JAKARTA, SAWIT INDONESIA – Sampai bulan kelima di tahun ini, ekspor produk kelapa sawit Indonesia mengalami kendala di sejumlah negara tujuan seperti India, Tiongkok, negara kawasan Eropa, dan Bangladesh. Masalah yang dihadapi mulai dari persoalan bea masuk dan regulasi dagang.
“Melemahnya pasar ekspor minyak sawit Indonesia tentu menjadi suatu pekerjaan rumah bagi industri sawit Indonesia. Beberapa negara tujuan ekspor utama memberlakukan regulasi yang sudah masuk dalam kategori hambatan dagang,” jelas Mukti Sardjono, Direktur Eksekutif GAPKI dalam keterangannya.
India adalah salah satu negara yang menaikkan tarif bea masuk minyak sawit sampai pada batas maksimum.

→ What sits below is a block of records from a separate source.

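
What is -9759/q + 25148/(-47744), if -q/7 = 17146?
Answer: -319047445/716291296 ≈ -0.44542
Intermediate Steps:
q = -120022 (q = -7*17146 = -120022)
-9759/q + 25148/(-47744) = -9759/(-120022) + 25148/(-47744) = -9759*(-1/120022) + 25148*(-1/47744) = 9759/120022 - 6287/11936 = -319047445/716291296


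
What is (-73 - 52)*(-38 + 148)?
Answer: -13750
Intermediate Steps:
(-73 - 52)*(-38 + 148) = -125*110 = -13750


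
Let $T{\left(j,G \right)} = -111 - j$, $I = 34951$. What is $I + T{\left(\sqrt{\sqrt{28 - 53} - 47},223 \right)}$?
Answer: $34840 - \sqrt{-47 + 5 i} \approx 34840.0 - 6.8653 i$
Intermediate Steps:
$I + T{\left(\sqrt{\sqrt{28 - 53} - 47},223 \right)} = 34951 - \left(111 + \sqrt{\sqrt{28 - 53} - 47}\right) = 34951 - \left(111 + \sqrt{\sqrt{-25} - 47}\right) = 34951 - \left(111 + \sqrt{5 i - 47}\right) = 34951 - \left(111 + \sqrt{-47 + 5 i}\right) = 34840 - \sqrt{-47 + 5 i}$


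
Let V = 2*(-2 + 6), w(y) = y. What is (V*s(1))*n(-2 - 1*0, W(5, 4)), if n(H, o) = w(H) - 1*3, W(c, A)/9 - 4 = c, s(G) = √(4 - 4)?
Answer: 0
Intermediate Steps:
s(G) = 0 (s(G) = √0 = 0)
W(c, A) = 36 + 9*c
n(H, o) = -3 + H (n(H, o) = H - 1*3 = H - 3 = -3 + H)
V = 8 (V = 2*4 = 8)
(V*s(1))*n(-2 - 1*0, W(5, 4)) = (8*0)*(-3 + (-2 - 1*0)) = 0*(-3 + (-2 + 0)) = 0*(-3 - 2) = 0*(-5) = 0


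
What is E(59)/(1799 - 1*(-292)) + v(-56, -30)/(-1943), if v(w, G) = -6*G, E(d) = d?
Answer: -261743/4062813 ≈ -0.064424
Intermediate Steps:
E(59)/(1799 - 1*(-292)) + v(-56, -30)/(-1943) = 59/(1799 - 1*(-292)) - 6*(-30)/(-1943) = 59/(1799 + 292) + 180*(-1/1943) = 59/2091 - 180/1943 = -261743/4062813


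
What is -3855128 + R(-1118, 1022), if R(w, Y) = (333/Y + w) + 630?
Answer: -3940439219/1022 ≈ -3.8556e+6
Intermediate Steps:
R(w, Y) = 630 + w + 333/Y (R(w, Y) = (w + 333/Y) + 630 = 630 + w + 333/Y)
-3855128 + R(-1118, 1022) = -3855128 + (630 - 1118 + 333/1022) = -3855128 - 498403/1022 = -3940439219/1022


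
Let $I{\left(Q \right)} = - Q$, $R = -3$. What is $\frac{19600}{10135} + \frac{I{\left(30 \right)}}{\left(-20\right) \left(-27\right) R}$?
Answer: $\frac{213707}{109458} \approx 1.9524$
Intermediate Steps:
$\frac{19600}{10135} + \frac{I{\left(30 \right)}}{\left(-20\right) \left(-27\right) R} = \frac{19600}{10135} + \frac{\left(-1\right) 30}{\left(-20\right) \left(-27\right) \left(-3\right)} = 19600 \cdot \frac{1}{10135} - \frac{30}{540 \left(-3\right)} = \frac{3920}{2027} - \frac{30}{-1620} = \frac{3920}{2027} - - \frac{1}{54} = \frac{3920}{2027} + \frac{1}{54} = \frac{213707}{109458}$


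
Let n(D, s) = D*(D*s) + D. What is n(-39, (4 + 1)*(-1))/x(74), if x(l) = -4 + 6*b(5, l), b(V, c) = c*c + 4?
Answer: -1911/8219 ≈ -0.23251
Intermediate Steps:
b(V, c) = 4 + c² (b(V, c) = c² + 4 = 4 + c²)
x(l) = 20 + 6*l² (x(l) = -4 + 6*(4 + l²) = -4 + (24 + 6*l²) = 20 + 6*l²)
n(D, s) = D + s*D² (n(D, s) = s*D² + D = D + s*D²)
n(-39, (4 + 1)*(-1))/x(74) = (-39*(1 - 39*(4 + 1)*(-1)))/(20 + 6*74²) = (-39*(1 - 195*(-1)))/(20 + 6*5476) = (-39*(1 - 39*(-5)))/(20 + 32856) = -39*(1 + 195)/32876 = -39*196*(1/32876) = -7644*1/32876 = -1911/8219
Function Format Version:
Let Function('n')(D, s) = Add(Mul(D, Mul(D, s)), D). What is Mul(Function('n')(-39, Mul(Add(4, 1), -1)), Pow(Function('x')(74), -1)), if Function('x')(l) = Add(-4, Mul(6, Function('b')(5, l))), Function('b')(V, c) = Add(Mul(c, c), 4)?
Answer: Rational(-1911, 8219) ≈ -0.23251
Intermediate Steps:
Function('b')(V, c) = Add(4, Pow(c, 2)) (Function('b')(V, c) = Add(Pow(c, 2), 4) = Add(4, Pow(c, 2)))
Function('x')(l) = Add(20, Mul(6, Pow(l, 2))) (Function('x')(l) = Add(-4, Mul(6, Add(4, Pow(l, 2)))) = Add(-4, Add(24, Mul(6, Pow(l, 2)))) = Add(20, Mul(6, Pow(l, 2))))
Function('n')(D, s) = Add(D, Mul(s, Pow(D, 2))) (Function('n')(D, s) = Add(Mul(s, Pow(D, 2)), D) = Add(D, Mul(s, Pow(D, 2))))
Mul(Function('n')(-39, Mul(Add(4, 1), -1)), Pow(Function('x')(74), -1)) = Mul(Mul(-39, Add(1, Mul(-39, Mul(Add(4, 1), -1)))), Pow(Add(20, Mul(6, Pow(74, 2))), -1)) = Mul(Mul(-39, Add(1, Mul(-39, Mul(5, -1)))), Pow(Add(20, Mul(6, 5476)), -1)) = Mul(Mul(-39, Add(1, Mul(-39, -5))), Pow(Add(20, 32856), -1)) = Mul(Mul(-39, Add(1, 195)), Pow(32876, -1)) = Mul(Mul(-39, 196), Rational(1, 32876)) = Mul(-7644, Rational(1, 32876)) = Rational(-1911, 8219)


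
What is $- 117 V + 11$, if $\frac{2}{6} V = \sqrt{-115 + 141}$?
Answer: $11 - 351 \sqrt{26} \approx -1778.8$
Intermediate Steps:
$V = 3 \sqrt{26}$ ($V = 3 \sqrt{-115 + 141} = 3 \sqrt{26} \approx 15.297$)
$- 117 V + 11 = - 117 \cdot 3 \sqrt{26} + 11 = - 351 \sqrt{26} + 11 = 11 - 351 \sqrt{26}$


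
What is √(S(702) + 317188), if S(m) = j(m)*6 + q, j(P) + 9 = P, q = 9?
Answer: √321355 ≈ 566.88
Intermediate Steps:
j(P) = -9 + P
S(m) = -45 + 6*m (S(m) = (-9 + m)*6 + 9 = (-54 + 6*m) + 9 = -45 + 6*m)
√(S(702) + 317188) = √((-45 + 6*702) + 317188) = √((-45 + 4212) + 317188) = √(4167 + 317188) = √321355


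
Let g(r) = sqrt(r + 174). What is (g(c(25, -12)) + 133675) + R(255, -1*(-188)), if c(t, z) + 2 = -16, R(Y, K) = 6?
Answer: 133681 + 2*sqrt(39) ≈ 1.3369e+5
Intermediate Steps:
c(t, z) = -18 (c(t, z) = -2 - 16 = -18)
g(r) = sqrt(174 + r)
(g(c(25, -12)) + 133675) + R(255, -1*(-188)) = (sqrt(174 - 18) + 133675) + 6 = (sqrt(156) + 133675) + 6 = (2*sqrt(39) + 133675) + 6 = (133675 + 2*sqrt(39)) + 6 = 133681 + 2*sqrt(39)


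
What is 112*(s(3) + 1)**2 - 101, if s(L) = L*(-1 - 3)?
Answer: 13451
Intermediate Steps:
s(L) = -4*L (s(L) = L*(-4) = -4*L)
112*(s(3) + 1)**2 - 101 = 112*(-4*3 + 1)**2 - 101 = 112*(-12 + 1)**2 - 101 = 112*(-11)**2 - 101 = 112*121 - 101 = 13552 - 101 = 13451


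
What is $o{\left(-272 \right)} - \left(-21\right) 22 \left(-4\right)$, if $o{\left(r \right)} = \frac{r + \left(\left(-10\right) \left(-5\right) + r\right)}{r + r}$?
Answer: $- \frac{502409}{272} \approx -1847.1$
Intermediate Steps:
$o{\left(r \right)} = \frac{50 + 2 r}{2 r}$ ($o{\left(r \right)} = \frac{r + \left(50 + r\right)}{2 r} = \left(50 + 2 r\right) \frac{1}{2 r} = \frac{50 + 2 r}{2 r}$)
$o{\left(-272 \right)} - \left(-21\right) 22 \left(-4\right) = \frac{25 - 272}{-272} - \left(-21\right) 22 \left(-4\right) = \left(- \frac{1}{272}\right) \left(-247\right) - \left(-462\right) \left(-4\right) = \frac{247}{272} - 1848 = - \frac{502409}{272}$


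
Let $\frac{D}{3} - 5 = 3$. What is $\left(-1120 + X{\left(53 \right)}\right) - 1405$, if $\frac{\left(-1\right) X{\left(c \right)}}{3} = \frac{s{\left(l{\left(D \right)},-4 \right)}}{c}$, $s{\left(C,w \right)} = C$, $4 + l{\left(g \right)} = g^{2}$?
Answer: $- \frac{135541}{53} \approx -2557.4$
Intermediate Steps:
$D = 24$ ($D = 15 + 3 \cdot 3 = 15 + 9 = 24$)
$l{\left(g \right)} = -4 + g^{2}$
$X{\left(c \right)} = - \frac{1716}{c}$ ($X{\left(c \right)} = - 3 \frac{-4 + 24^{2}}{c} = - 3 \frac{-4 + 576}{c} = - 3 \frac{572}{c} = - \frac{1716}{c}$)
$\left(-1120 + X{\left(53 \right)}\right) - 1405 = \left(-1120 - \frac{1716}{53}\right) - 1405 = - \frac{61076}{53} - 1405 = - \frac{135541}{53}$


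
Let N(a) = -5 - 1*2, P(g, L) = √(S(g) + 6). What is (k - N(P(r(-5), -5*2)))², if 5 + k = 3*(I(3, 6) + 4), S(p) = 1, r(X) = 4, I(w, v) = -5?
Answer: 1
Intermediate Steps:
P(g, L) = √7 (P(g, L) = √(1 + 6) = √7)
k = -8 (k = -5 + 3*(-5 + 4) = -5 + 3*(-1) = -5 - 3 = -8)
N(a) = -7 (N(a) = -5 - 2 = -7)
(k - N(P(r(-5), -5*2)))² = (-8 - 1*(-7))² = (-8 + 7)² = (-1)² = 1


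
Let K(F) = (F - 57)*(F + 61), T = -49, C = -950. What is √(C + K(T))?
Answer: I*√2222 ≈ 47.138*I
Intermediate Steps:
K(F) = (-57 + F)*(61 + F)
√(C + K(T)) = √(-950 + (-3477 + (-49)² + 4*(-49))) = √(-950 + (-3477 + 2401 - 196)) = √(-950 - 1272) = √(-2222) = I*√2222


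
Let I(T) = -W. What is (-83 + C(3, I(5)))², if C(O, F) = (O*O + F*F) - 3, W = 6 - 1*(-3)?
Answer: 16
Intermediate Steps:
W = 9 (W = 6 + 3 = 9)
I(T) = -9 (I(T) = -1*9 = -9)
C(O, F) = -3 + F² + O² (C(O, F) = (O² + F²) - 3 = (F² + O²) - 3 = -3 + F² + O²)
(-83 + C(3, I(5)))² = (-83 + (-3 + (-9)² + 3²))² = (-83 + (-3 + 81 + 9))² = (-83 + 87)² = 4² = 16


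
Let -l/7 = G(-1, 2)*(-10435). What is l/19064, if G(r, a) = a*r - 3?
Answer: -365225/19064 ≈ -19.158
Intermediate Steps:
G(r, a) = -3 + a*r
l = -365225 (l = -7*(-3 + 2*(-1))*(-10435) = -7*(-3 - 2)*(-10435) = -(-35)*(-10435) = -7*52175 = -365225)
l/19064 = -365225/19064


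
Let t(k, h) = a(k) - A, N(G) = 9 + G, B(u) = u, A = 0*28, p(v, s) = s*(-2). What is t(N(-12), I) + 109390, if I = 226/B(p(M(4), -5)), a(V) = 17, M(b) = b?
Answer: 109407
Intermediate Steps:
p(v, s) = -2*s
A = 0
I = 113/5 (I = 226/((-2*(-5))) = 226/10 = 226*(⅒) = 113/5 ≈ 22.600)
t(k, h) = 17 (t(k, h) = 17 - 1*0 = 17 + 0 = 17)
t(N(-12), I) + 109390 = 17 + 109390 = 109407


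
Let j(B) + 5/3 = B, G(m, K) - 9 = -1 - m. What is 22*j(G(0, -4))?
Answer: 418/3 ≈ 139.33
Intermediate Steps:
G(m, K) = 8 - m (G(m, K) = 9 + (-1 - m) = 8 - m)
j(B) = -5/3 + B
22*j(G(0, -4)) = 22*(-5/3 + (8 - 1*0)) = 22*(-5/3 + (8 + 0)) = 22*(-5/3 + 8) = 22*(19/3) = 418/3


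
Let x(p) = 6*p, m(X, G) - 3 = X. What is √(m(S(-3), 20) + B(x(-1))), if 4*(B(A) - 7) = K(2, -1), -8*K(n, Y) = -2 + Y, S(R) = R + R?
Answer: √262/8 ≈ 2.0233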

Malaysia sebagai penghasil minyak sawit terbesar kedua mengambil langkah sigap menghadapi regulasi India dengan memanfaatkan perjanjian dagang berupa Comprehensive Economic Cooperation Agreement (CECA) yang telah ditandatangani 2011 dengan perundingan lanjutan di Free Trade Agreement.
Kesepakatannya menghasilkan diskon bea masuk impor refined products yang lebih rendah dibandingkan bea masuk yang dikenakan kepada Indonesia. Tarif bea masuk refined product dari Malaysia 45% dari tarif berlaku 54%.
Dari diskon tarif bea masuk yang dinikmati Malaysia itu, pasar minyak sawit Indonesia ke India kian tergerus. Lantaran, pasar India didominasi oleh Malaysia. Menyikapi hal ini, pemerintah Indonesia diharapkan dapat segera mengakselerasi kerja sama ekonomi dengan India untuk pemberlakuan tarif impor yang sama, sehingga Indonesia dapat berkompetensi memeriahkan pasar India.
Berikutnya adalah Uni Eropa, sejak diadopsinya Delegated Act RED II Maret lalu, tidak dapat dipungkiri telah ikut membangun sentimen negatif pasar minyak sawit Indonesia di Eropa. GAPKI mencatatkan ekspor CPO dan turunannya ke Benua Biru ini terus tergerus.
Pada April 2019, ekspor CPO dan turunannya dari Indonesia tercatat menurun 37% dibandingkan Maret. Selanjutnya pada Mei kembali melorot 4% dibandingkan April (Maret 498,24 ribu ton, April 315,24 ribu ton dan Mei 302,16 ribu ton). Lagi-lagi regulasi tujuan ekspor yang menjadi hambatan dagang.
Pasar utama ekspor lain yang juga mengalami dinamika adalah China. Pada April, membukukan kenaikan impor sebesar 41% dibandingkan Maret (dari 353,46 ribu ton meningkat menjadi 499,57 ribu ton) kemudian pada Mei melorot 18% (atau dari 499,57 ribu ton turun menjadi 410,56 ribu ton). Hal ini juga diikuti oleh Bangladesh.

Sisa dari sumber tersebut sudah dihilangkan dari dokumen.